The East African Standard (Nairobi)

Kenya: Appreciating Culture is Key to Cementing a Sense of Nationhood

opinion

Nairobi — As the country struggles with the aftermath of last year's General Election, all efforts need to be redirected at reconciliation and re-affirming our nationhood.

Culture should probably be the most important in exorcising the ghosts of the violence and destruction.

It should also provide us with the elements of the rituals we need to cleanse ourselves of our past sins.

Our artistes were quick to participate in the early calls for peace. Songs, poetry and drama were performed in different parts of the country and on national media.

We have read essays and opinion pieces in newspapers and magazines urging Kenyans to choose peace over war, and unity over divisiveness.

This is good, but more needs to be done. Probably, a policy should be initiated to instil a culture of tolerance and respect for others.

First, there is need for an independent Ministry of Culture. The logic behind lumping together culture - which defines our very identity and determines our sociality - with gender and sports does not make sense.

A ministry solely dedicated to culture will ensure our differences in terms of tribe, religion, race, social class and geographical location form part of the national policy on co-existence. This will contribute towards the creation of a unified identity founded on the celebration of diversity.

It will be the engine driving the search for a national identity that we have committed ourselves to.

Second, let us teach cultural studies in our institutions.

We need to start looking at culture as something distinct from the anthropological categories of tribes that we inherited from the colonial system.

Contemporary cultural studies tell us that the modern individual is a product of many forces and agents of culture. One could be a Luo married to a Kalenjin, and works in a company owned by a Teso. Her pastor could be a Kikuyu, her children's teacher a Giriama, the hairdresser an Embu and her driver a Somali.

Such an individual has no fixed allegiances to a specific culture or tribe, although she may travel 'home' every Christmas.

Such is the nature of a Kenyan today. This is the same person who has been branded 'tribal' by bad policies and a poor education system.

It is necessary that we 'de-tribalise' such individuals in our language and everyday interaction. De-tribalisation is not the same as the false call to reject one's ethnicity. It is simply an acknowledgement that such a person is several parts (or tribes) in one body.

Third, we need to legislate radical changes in our language policy. For instance, why would a civil servant work in a region for 10 years without learning the language of the locals?

But the irony is that we allow companies employing locals to assert that "knowledge of French or German is an added advantage" for a Kenyan who is actually to be employed locally.

Why not ask that a Government employee who has to work in a different region also learn the local language(s)? When shall we start to appreciate each other's mother tongues?

It would also probably be in the best interests of posterity to re-write our history.

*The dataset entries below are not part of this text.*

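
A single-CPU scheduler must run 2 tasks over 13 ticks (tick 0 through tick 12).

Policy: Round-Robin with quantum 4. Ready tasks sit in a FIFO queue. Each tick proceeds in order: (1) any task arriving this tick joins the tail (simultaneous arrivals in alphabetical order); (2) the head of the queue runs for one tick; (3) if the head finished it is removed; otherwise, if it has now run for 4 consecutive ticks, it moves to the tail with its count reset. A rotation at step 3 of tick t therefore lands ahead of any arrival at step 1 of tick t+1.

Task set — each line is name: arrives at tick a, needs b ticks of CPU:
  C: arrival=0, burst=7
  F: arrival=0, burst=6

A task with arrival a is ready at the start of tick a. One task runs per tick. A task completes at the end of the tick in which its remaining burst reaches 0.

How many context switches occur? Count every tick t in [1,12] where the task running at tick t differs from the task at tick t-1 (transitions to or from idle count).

t=0: queue=[C,F] q_used=0 → run C
t=1: queue=[C,F] q_used=1 → run C
t=2: queue=[C,F] q_used=2 → run C
t=3: queue=[C,F] q_used=3 → run C
t=4: queue=[F,C] q_used=0 → run F
t=5: queue=[F,C] q_used=1 → run F
t=6: queue=[F,C] q_used=2 → run F
t=7: queue=[F,C] q_used=3 → run F
t=8: queue=[C,F] q_used=0 → run C
t=9: queue=[C,F] q_used=1 → run C
t=10: queue=[C,F] q_used=2 → run C
t=11: queue=[F] q_used=0 → run F
t=12: queue=[F] q_used=1 → run F

context switches = 3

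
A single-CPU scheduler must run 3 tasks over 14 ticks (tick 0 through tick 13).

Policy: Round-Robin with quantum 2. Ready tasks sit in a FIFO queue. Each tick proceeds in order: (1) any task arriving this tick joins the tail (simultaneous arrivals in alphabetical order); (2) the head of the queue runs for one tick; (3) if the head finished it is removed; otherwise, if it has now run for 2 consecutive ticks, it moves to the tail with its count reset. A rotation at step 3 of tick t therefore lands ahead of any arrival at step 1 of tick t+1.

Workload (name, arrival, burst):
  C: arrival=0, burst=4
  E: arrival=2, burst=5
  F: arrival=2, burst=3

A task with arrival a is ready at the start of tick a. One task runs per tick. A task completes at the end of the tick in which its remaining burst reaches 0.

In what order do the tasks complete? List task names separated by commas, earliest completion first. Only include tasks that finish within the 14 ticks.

t=0: queue=[C] q_used=0 → run C
t=1: queue=[C] q_used=1 → run C
t=2: queue=[C,E,F] q_used=0 → run C
t=3: queue=[C,E,F] q_used=1 → run C
t=4: queue=[E,F] q_used=0 → run E
t=5: queue=[E,F] q_used=1 → run E
t=6: queue=[F,E] q_used=0 → run F
t=7: queue=[F,E] q_used=1 → run F
t=8: queue=[E,F] q_used=0 → run E
t=9: queue=[E,F] q_used=1 → run E
t=10: queue=[F,E] q_used=0 → run F
t=11: queue=[E] q_used=0 → run E
t=12: (idle)
t=13: (idle)

completion order = C, F, E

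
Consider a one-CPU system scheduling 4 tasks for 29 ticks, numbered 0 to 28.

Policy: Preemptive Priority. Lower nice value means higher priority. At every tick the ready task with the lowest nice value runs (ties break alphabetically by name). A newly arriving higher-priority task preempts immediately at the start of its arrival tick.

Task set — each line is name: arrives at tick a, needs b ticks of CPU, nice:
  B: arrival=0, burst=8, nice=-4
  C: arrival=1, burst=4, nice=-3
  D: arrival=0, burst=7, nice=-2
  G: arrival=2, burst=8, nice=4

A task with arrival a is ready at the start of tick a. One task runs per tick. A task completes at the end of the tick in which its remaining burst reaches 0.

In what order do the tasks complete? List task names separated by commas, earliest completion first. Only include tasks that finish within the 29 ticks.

completion order = B, C, D, G

t=0: ready={B,D} → run B
t=1: ready={B,C,D} → run B
t=2: ready={B,C,D,G} → run B
t=3: ready={B,C,D,G} → run B
t=4: ready={B,C,D,G} → run B
t=5: ready={B,C,D,G} → run B
t=6: ready={B,C,D,G} → run B
t=7: ready={B,C,D,G} → run B
t=8: ready={C,D,G} → run C
t=9: ready={C,D,G} → run C
t=10: ready={C,D,G} → run C
t=11: ready={C,D,G} → run C
t=12: ready={D,G} → run D
t=13: ready={D,G} → run D
t=14: ready={D,G} → run D
t=15: ready={D,G} → run D
t=16: ready={D,G} → run D
t=17: ready={D,G} → run D
t=18: ready={D,G} → run D
t=19: ready={G} → run G
t=20: ready={G} → run G
t=21: ready={G} → run G
t=22: ready={G} → run G
t=23: ready={G} → run G
t=24: ready={G} → run G
t=25: ready={G} → run G
t=26: ready={G} → run G
t=27: (idle)
t=28: (idle)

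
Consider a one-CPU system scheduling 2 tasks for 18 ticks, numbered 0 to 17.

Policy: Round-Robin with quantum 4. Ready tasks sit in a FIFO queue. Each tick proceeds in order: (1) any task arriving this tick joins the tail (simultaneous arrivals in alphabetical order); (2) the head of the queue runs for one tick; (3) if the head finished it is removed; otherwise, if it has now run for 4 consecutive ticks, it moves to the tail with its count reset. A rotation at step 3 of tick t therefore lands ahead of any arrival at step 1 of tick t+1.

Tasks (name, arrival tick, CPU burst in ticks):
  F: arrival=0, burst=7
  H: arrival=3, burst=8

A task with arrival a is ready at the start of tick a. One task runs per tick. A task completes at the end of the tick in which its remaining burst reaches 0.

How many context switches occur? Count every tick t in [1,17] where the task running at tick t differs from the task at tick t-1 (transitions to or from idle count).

context switches = 4

t=0: queue=[F] q_used=0 → run F
t=1: queue=[F] q_used=1 → run F
t=2: queue=[F] q_used=2 → run F
t=3: queue=[F,H] q_used=3 → run F
t=4: queue=[H,F] q_used=0 → run H
t=5: queue=[H,F] q_used=1 → run H
t=6: queue=[H,F] q_used=2 → run H
t=7: queue=[H,F] q_used=3 → run H
t=8: queue=[F,H] q_used=0 → run F
t=9: queue=[F,H] q_used=1 → run F
t=10: queue=[F,H] q_used=2 → run F
t=11: queue=[H] q_used=0 → run H
t=12: queue=[H] q_used=1 → run H
t=13: queue=[H] q_used=2 → run H
t=14: queue=[H] q_used=3 → run H
t=15: (idle)
t=16: (idle)
t=17: (idle)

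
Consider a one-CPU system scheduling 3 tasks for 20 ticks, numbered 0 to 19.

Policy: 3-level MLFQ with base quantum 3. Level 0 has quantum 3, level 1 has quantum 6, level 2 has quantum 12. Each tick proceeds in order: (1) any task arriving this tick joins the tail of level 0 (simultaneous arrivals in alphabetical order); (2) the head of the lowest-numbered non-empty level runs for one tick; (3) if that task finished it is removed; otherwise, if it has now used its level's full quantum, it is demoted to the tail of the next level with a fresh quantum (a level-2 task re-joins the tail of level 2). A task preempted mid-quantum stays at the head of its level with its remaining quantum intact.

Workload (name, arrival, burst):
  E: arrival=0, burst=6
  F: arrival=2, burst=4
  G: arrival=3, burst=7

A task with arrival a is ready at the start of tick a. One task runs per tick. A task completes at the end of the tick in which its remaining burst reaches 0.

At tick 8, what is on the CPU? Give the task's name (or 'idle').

running at tick 8 = G

t=0: L0/L1/L2 = E/-/- → run E
t=1: L0/L1/L2 = E/-/- → run E
t=2: L0/L1/L2 = EF/-/- → run E
t=3: L0/L1/L2 = FG/E/- → run F
t=4: L0/L1/L2 = FG/E/- → run F
t=5: L0/L1/L2 = FG/E/- → run F
t=6: L0/L1/L2 = G/EF/- → run G
t=7: L0/L1/L2 = G/EF/- → run G
t=8: L0/L1/L2 = G/EF/- → run G
t=9: L0/L1/L2 = -/EFG/- → run E
t=10: L0/L1/L2 = -/EFG/- → run E
t=11: L0/L1/L2 = -/EFG/- → run E
t=12: L0/L1/L2 = -/FG/- → run F
t=13: L0/L1/L2 = -/G/- → run G
t=14: L0/L1/L2 = -/G/- → run G
t=15: L0/L1/L2 = -/G/- → run G
t=16: L0/L1/L2 = -/G/- → run G
t=17: (idle)
t=18: (idle)
t=19: (idle)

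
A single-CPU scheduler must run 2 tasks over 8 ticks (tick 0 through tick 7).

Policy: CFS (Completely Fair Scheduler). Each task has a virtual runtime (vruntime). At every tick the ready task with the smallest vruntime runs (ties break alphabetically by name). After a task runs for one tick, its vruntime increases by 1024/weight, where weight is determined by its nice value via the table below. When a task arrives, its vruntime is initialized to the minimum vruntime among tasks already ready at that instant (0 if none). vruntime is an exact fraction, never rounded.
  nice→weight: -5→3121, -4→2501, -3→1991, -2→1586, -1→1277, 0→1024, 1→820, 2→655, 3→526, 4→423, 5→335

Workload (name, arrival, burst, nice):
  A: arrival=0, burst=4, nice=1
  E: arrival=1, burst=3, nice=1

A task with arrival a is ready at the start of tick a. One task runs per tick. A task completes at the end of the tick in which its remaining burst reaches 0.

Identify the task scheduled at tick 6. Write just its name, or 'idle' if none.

running at tick 6 = E

t=0: vr[A=0] → run A
t=1: vr[A=256/205 E=256/205] → run A
t=2: vr[A=512/205 E=256/205] → run E
t=3: vr[A=512/205 E=512/205] → run A
t=4: vr[A=768/205 E=512/205] → run E
t=5: vr[A=768/205 E=768/205] → run A
t=6: vr[E=768/205] → run E
t=7: (idle)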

The written and taught history of this country has been complicit in distorting our colonial and post-colonial realities.

Is it not a shame that the most trusted authors and specialists on our history are foreigners?

What is taught in our high school, college and university history syllabuses has been so mutilated that it does not even start to define the history of Kenya.

We could begin by acknowledging that the anti-colonial struggle was waged from many fronts - trade unions, indigenous churches, schools, armed struggle, intellectual dissidence and sabotage in homes and farms.

Then we could highlight the fact that some communities suffered more than others under colonial appropriation of land and subsequent forced extraction of labour.

We could then take bold steps to 'celebrate' all who were involved in the struggle in any form. If we are to forge a new culture in this country, we had better start with a re-examination and re-telling of our history.

It is not too late to call on all institutions in the country to inculcate a permanent state of self-enquiry and practice on how best to attain collective nationhood. Do our teachers ever take a break from their monotonous lessons to remind their students what makes them Kenyans and not Ugandans?

Why is it that most of us can only recite the first stanza of the national anthem? Are we too lazy to memorise the other stanzas or are the words in those stanzas irrelevant? Why do we see tattered flags flying on masts at Government institutions? Perhaps civil servants working in those offices are too pre-occupied with their own affairs to bother. What these behaviours betray is a lack of the culture of 'Kenyanness' and pride in our country.

We need to invite culture to the national collectivity that will lead us into the new regime and future.